Depicting is as easy as:
destination = "./imgs/new_explanation.pdf" exp_result = explainer.explanation_result() depicter = my_depicter(destination) depicter.depict(exp_result)
Check for yourself an example of an explanation using our simple depicter:
All of these things can be used together in the Explanation class, where you basically choose a sampler, an explainer and a depicter and explain away decisions. For example:
exp = Explanation(X_train, ["Feature 1", "Feature 2"], None, y_train, "Label", None, model=RandomForestClassifier(n_estimators=100), explainer=LogisticRegressionExplainer, sampler=GaussianExponentialSampler, depicter=DepicterBarWeights, destination=destination) exp.sample_explain_depict(decision, depict=True)
We now start considering the problems that may appear as we locally explaining a complex model. Notice that we had two parameters in the sampler that were completely arbitrary. The sample size n and a measure of locality l, which in our specific case was related to the steepness of the exponential kernel.

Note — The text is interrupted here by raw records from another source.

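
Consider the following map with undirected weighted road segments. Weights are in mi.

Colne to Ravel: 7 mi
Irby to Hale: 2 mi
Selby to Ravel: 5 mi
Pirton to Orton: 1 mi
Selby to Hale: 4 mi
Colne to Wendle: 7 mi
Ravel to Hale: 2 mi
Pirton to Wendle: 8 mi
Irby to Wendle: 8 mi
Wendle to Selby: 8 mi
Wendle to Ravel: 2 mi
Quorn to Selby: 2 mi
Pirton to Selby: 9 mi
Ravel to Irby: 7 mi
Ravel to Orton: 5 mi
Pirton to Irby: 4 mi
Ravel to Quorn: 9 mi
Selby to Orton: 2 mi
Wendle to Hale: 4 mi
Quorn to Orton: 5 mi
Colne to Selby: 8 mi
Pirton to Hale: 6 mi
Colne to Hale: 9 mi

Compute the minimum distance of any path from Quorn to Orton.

Compare a few routes:
Quorn–Orton: 5 = 5
Quorn–Selby–Orton: 2+2 = 4
Cheapest is Quorn–Selby–Orton at 4 mi.

4 mi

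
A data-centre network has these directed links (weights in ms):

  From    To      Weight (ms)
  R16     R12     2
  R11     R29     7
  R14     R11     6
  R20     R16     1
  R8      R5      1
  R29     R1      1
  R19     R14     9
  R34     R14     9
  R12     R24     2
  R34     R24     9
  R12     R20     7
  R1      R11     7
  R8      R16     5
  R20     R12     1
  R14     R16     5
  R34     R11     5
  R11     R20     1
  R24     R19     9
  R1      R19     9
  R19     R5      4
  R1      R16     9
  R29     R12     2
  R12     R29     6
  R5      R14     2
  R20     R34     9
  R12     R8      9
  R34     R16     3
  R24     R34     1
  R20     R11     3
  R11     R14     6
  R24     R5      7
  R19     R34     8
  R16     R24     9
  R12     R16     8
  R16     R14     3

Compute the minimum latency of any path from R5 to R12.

9 ms

Candidate routes:
R5 - R14 - R11 - R20 - R12: 2+6+1+1 = 10
R5 - R14 - R11 - R20 - R16 - R12: 2+6+1+1+2 = 12
R5 - R14 - R16 - R12: 2+5+2 = 9
Cheapest is R5 - R14 - R16 - R12 at 9 ms.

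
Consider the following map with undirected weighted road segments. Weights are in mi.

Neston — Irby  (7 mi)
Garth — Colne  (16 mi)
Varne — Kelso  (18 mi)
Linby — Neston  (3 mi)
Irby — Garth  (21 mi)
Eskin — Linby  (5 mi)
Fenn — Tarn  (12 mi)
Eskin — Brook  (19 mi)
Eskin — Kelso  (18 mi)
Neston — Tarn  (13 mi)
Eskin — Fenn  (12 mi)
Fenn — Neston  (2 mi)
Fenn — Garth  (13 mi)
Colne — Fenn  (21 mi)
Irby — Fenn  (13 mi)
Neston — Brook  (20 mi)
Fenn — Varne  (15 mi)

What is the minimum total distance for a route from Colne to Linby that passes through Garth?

Shortest Colne→Garth: Colne–Garth = 16
Best Garth to Linby: Garth–Fenn–Neston–Linby costing 18
Total via Garth: 16 + 18 = 34 mi.

34 mi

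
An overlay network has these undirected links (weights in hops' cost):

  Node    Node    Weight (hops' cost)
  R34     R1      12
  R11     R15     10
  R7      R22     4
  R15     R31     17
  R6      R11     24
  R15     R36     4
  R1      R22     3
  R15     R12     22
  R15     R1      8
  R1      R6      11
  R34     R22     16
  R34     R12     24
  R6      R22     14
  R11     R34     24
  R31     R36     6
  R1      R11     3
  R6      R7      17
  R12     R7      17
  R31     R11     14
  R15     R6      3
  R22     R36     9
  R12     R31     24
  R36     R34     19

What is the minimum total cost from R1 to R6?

Running Dijkstra from R1:
R1: 0
R11: 3  (via R1)
R22: 3  (via R1)
R7: 7  (via R22)
R15: 8  (via R1)
R6: 11  (via R1)
Shortest route: R1 → R6 = 11 hops' cost.

11 hops' cost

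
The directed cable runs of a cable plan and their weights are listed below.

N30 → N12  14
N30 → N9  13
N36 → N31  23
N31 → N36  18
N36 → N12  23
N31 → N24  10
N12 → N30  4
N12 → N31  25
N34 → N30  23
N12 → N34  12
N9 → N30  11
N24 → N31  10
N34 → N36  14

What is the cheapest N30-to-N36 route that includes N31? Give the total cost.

57

Shortest N30→N31: N30 → N12 → N31 = 39
Best N31 to N36: N31 → N36 costing 18
Total via N31: 39 + 18 = 57.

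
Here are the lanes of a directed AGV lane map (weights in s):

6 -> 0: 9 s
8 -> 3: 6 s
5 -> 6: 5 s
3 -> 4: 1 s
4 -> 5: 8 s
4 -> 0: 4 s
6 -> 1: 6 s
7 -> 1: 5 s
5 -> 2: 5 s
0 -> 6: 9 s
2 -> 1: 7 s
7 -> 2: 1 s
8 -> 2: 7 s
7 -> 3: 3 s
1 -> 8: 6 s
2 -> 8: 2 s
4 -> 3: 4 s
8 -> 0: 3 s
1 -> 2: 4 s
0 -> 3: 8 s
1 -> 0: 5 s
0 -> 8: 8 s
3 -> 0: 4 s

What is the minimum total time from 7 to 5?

12 s

Compare a few routes:
7 - 3 - 4 - 5: 3+1+8 = 12
7 - 2 - 8 - 3 - 4 - 5: 1+2+6+1+8 = 18
7 - 2 - 8 - 0 - 3 - 4 - 5: 1+2+3+8+1+8 = 23
7 - 1 - 2 - 8 - 3 - 4 - 5: 5+4+2+6+1+8 = 26
The minimum is 12 s via 7 - 3 - 4 - 5.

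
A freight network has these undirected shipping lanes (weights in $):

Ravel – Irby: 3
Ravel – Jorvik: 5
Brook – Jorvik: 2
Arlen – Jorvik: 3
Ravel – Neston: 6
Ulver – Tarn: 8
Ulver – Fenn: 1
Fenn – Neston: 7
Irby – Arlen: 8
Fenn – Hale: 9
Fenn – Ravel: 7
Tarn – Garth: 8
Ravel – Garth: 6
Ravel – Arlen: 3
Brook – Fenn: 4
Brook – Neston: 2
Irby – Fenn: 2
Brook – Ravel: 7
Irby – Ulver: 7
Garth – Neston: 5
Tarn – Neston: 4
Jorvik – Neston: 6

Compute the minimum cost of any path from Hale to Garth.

$20

Shortest distances from Hale:
Hale: 0
Fenn: 9  (via Hale)
Ulver: 10  (via Fenn)
Irby: 11  (via Fenn)
Brook: 13  (via Fenn)
Ravel: 14  (via Irby)
Neston: 15  (via Brook)
Jorvik: 15  (via Brook)
Arlen: 17  (via Ravel)
Tarn: 18  (via Ulver)
Garth: 20  (via Ravel)
Shortest route: Hale–Fenn–Irby–Ravel–Garth = $20.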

It is not hard to prove with a toy example that both of these parameters have a huge impact in the local classifier that we are training. In the figures bellow we can see the variation of the explainer according to changes in the sample size n and in the measure of locality l.
We can also inspect the mesh between the two variables and the parameters of the logistic regression, as it can be seen in the figure bellow.
What this images show us is that we clearly have a problem in choosing this parameters. We implement a naïve and simple approach to deal with it. Given a large enough sample size (and we do not address that part of the problem), we want to find several different explanations with different measures of locality. We want to find this peaks in the accuracy, which represent this better explanations. As show in the figure bellow.
To do so we simply calculate the results for the explainer in a range of values, and then apply a simple peak detection algorithm to find different explanations with different localities. This is a wrapper around the Explanation class, and provides multiple explanations.
exp = RobustExplanation(X_train, ["F1", "F2"], None, y_train, "Label", None, model=RandomForestClassifier(n_estimators=100), explainer=LogisticRegressionExplainer, sampler=GaussianExponentialSampler, depicter=DepicterBarWeights) exp.sample_explain_depict(decision, 5, num_samples=5000, measure_min=0.005, measure_max=0.5, number_eval=500)
This can provide us with insight like the image bellow. We can get two different explanations with two different meanings.